# Wood burner with propane forced air furnace



## open68 (Nov 12, 2012)

First and foremost please bear with me and if I miss anything just ask as this is my first time dealing with this type of idea and the rational of thinking.

Ok here goes::banana:

First I live in the thumb of MI. Ok g/f has a forced air propane system for the main part of the house and in the basement (livable space) there is radiant in floor heat from a out side boiler wood burner. Said wood burner also has a unit in the forced air system. 

Ok with the basic set up out of the way here is my question. To run the forced air system she just turns the blower from auto to on leaving the heat/cool selector to off so the burner will not kick on and waste propane. But by doing so it gets left on to long and wastes elec. So what my line of thinking is there any way that it can be turned on the heat cycle and avoid the burners coming on just cycling the blower when heat is called for?

I thought of just cutting off the pilot by shutting off the propane but once the thermo-couple sensed no flame would the system cut out? Or if it is a elec igniter would the igniter keep clicking on on a call for heat? I am trying to figure a way to run the forced air system with out the propane and not on the on setting but auto to save money.

I hope that this is clear enough to get the jest of what I am saying. No I do not know the make and model of the furnace or wood boiler.
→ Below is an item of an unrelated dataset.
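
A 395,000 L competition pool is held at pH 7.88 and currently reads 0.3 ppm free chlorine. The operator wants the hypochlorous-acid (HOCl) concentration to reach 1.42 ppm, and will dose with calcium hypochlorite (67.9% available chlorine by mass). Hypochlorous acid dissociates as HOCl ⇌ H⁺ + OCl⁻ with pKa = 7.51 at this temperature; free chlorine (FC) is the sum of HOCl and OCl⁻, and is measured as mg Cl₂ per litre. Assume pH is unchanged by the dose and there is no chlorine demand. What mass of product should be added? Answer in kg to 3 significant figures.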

Any questions on information that I may have omitted please ask as I know there has to be an easy solution to this problem.

Thank you in advance
Steve


----------



## Kevingr (Mar 10, 2006)

Couldn't you add another thermostat that is set higher than the propane thermostat and run those wires to just control the blower and not the burner on the forced air unit? Seems like that would work, but I wouldn't know how to wire it.


----------



## open68 (Nov 12, 2012)

Kevingr said:


> Couldn't you add another thermostat that is set higher than the propane thermostat and run those wires to just control the blower and not the burner on the forced air unit? Seems like that would work, but I wouldn't know how to wire it.
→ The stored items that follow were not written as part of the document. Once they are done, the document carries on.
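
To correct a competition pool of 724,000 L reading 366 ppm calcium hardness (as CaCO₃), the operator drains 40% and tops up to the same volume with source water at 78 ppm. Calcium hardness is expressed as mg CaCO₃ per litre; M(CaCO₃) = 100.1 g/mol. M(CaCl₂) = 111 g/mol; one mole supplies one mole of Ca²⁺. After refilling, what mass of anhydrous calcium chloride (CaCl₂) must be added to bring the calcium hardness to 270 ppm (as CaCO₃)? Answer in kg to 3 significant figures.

15.4 kg

After draining 40% and refilling: 366 × 0.60 + 78 × 0.40 = 250.8 ppm.
Deficit to target: 270 − 250.8 = 19.2 mg/L.
As CaCO₃: 19.2 mg/L × 724,000 L = 13,900 g; ÷ 100.1 = 138.9 mol Ca²⁺.
Mass: 138.9 × 111 = 15,410 g.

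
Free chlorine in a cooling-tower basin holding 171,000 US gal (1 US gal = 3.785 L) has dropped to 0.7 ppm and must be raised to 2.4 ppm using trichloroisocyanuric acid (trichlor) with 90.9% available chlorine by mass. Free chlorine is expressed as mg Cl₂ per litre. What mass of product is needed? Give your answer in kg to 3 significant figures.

1.21 kg

Volume: 171,000 US gal × 3.785 L/gal = 647,235 L.
Chlorine deficit: 2.4 − 0.7 = 1.7 ppm = 1.7 mg/L as Cl₂.
Cl₂ equivalent needed: 1.7 mg/L × 647,235 L = 1,100,000 mg = 1100 g.
Product at 90.9% available chlorine: 1100 / 0.909 = 1210 g.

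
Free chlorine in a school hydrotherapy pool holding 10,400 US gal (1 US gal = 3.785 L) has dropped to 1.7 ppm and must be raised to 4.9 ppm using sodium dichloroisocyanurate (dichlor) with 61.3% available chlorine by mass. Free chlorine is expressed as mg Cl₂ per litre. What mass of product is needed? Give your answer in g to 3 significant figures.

Volume: 10,400 US gal × 3.785 L/gal = 39,364 L.
Chlorine deficit: 4.9 − 1.7 = 3.2 ppm = 3.2 mg/L as Cl₂.
Cl₂ equivalent needed: 3.2 mg/L × 39,364 L = 126,000 mg = 126 g.
Product at 61.3% available chlorine: 126 / 0.613 = 205.5 g.

205 g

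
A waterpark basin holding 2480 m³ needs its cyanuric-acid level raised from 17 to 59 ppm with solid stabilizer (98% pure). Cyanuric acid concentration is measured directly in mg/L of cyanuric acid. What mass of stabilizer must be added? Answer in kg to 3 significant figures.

Volume: 2480 m³ = 2,480,000 L.
CYA to add: (59 − 17) = 42 mg/L × 2,480,000 L = 104,200 g cyanuric acid.
At 98% purity: 104,200 / 0.98 = 106,300 g product.

106 kg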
I was thinking this option also and am thinking that I would just not hook up the wire to ingage the regulator? I am not a 100% sure on how to wire it either since I have not touched havac units in over 20 yrs LOL 
Steve


----------



## Gianni (Dec 9, 2009)

The main costs in running a motor are the starting windings. I was told many years ago that it was as expensive to run a motor for 3 hours as it was to start it. I would calculate the amperage used and find out how expensive it really is. To wire in the blower on a thermostat you would need to come off the existing wires from terminals R & Y [should be a yellow and red wire if done correctly] and run them to a thermostat. When the temperature dropped to 70 the circuit would make and the fan would run. I would get a cheap thermostat and eliminate the heat anticipator if I wanted to do this. The disadvantage may be a that it cycles on and off frequently because of the cut in and cut out temperatures built into a thermostat. You might be able to attach it to a relay when the wood burner circulates fluid but that might require elimintaing it from the furnace circuit. 
In the 70"s the shop I worked at would set up fans to run full time. They sold a device that varied the fan motor speed to high when the heat exchanger was hot and slow when it was cold. They only worked with a belt type fan and when most furnaces went to direct drive they became obsolete. The principle still works and is in use in some high end furnaces.


----------



## artificer (Feb 26, 2007)

If the forced air furnace is at all newer (20yrs?) then it should have a thermostat control for just the fan. Take a look at this site, or google furnace thermostats.

Wire a second thermostat to the cooling connections. When it gets cold, the furnace fan kicks on, and circulates air. Set it a couple of degrees warmer than the main thermostat. If the wood burner can't keep up with the heat, the propane burner starts up. Choose temperature difference that makes sense, or try it out. I'd start at 5 deg F difference.

How is the heat controlled in the wood burner? By you stoking it, or does it have a thermostat? If it has its own thermostat, you could use that as well. You could also use a thermostat that checks the temperature of the incoming water: if its hot, then it turns on the furnace blower. When the pump stops, the water cools, and the furnace stops. Alternatively, you can wire up a control relay parallel to the water circulation pump. When the pump is on, the relay activates, and tells the furnace that you want cooling/fan only. Personally, this is the way I'd go unless you have a large water holding tank in the wood burner system.

As for the power used to start a fan...
An AC motor starting draws up to 5X the amps compared to running. This should only last 5 seconds or less. If you use these numbers, then you use 25X the power starting as you do running, or 1 start = 25 seconds of run time. No where near 3 hours, unless the motor is unloaded, which it won't be. Its better to start/stop the motor every 5 minutes, rather than leave it on continuously. Start time should be 1-2 seconds, typically, so even less power is used.

Michael


----------



## open68 (Nov 12, 2012)

Cool I like that site. I will see what I can find and go from there....


----------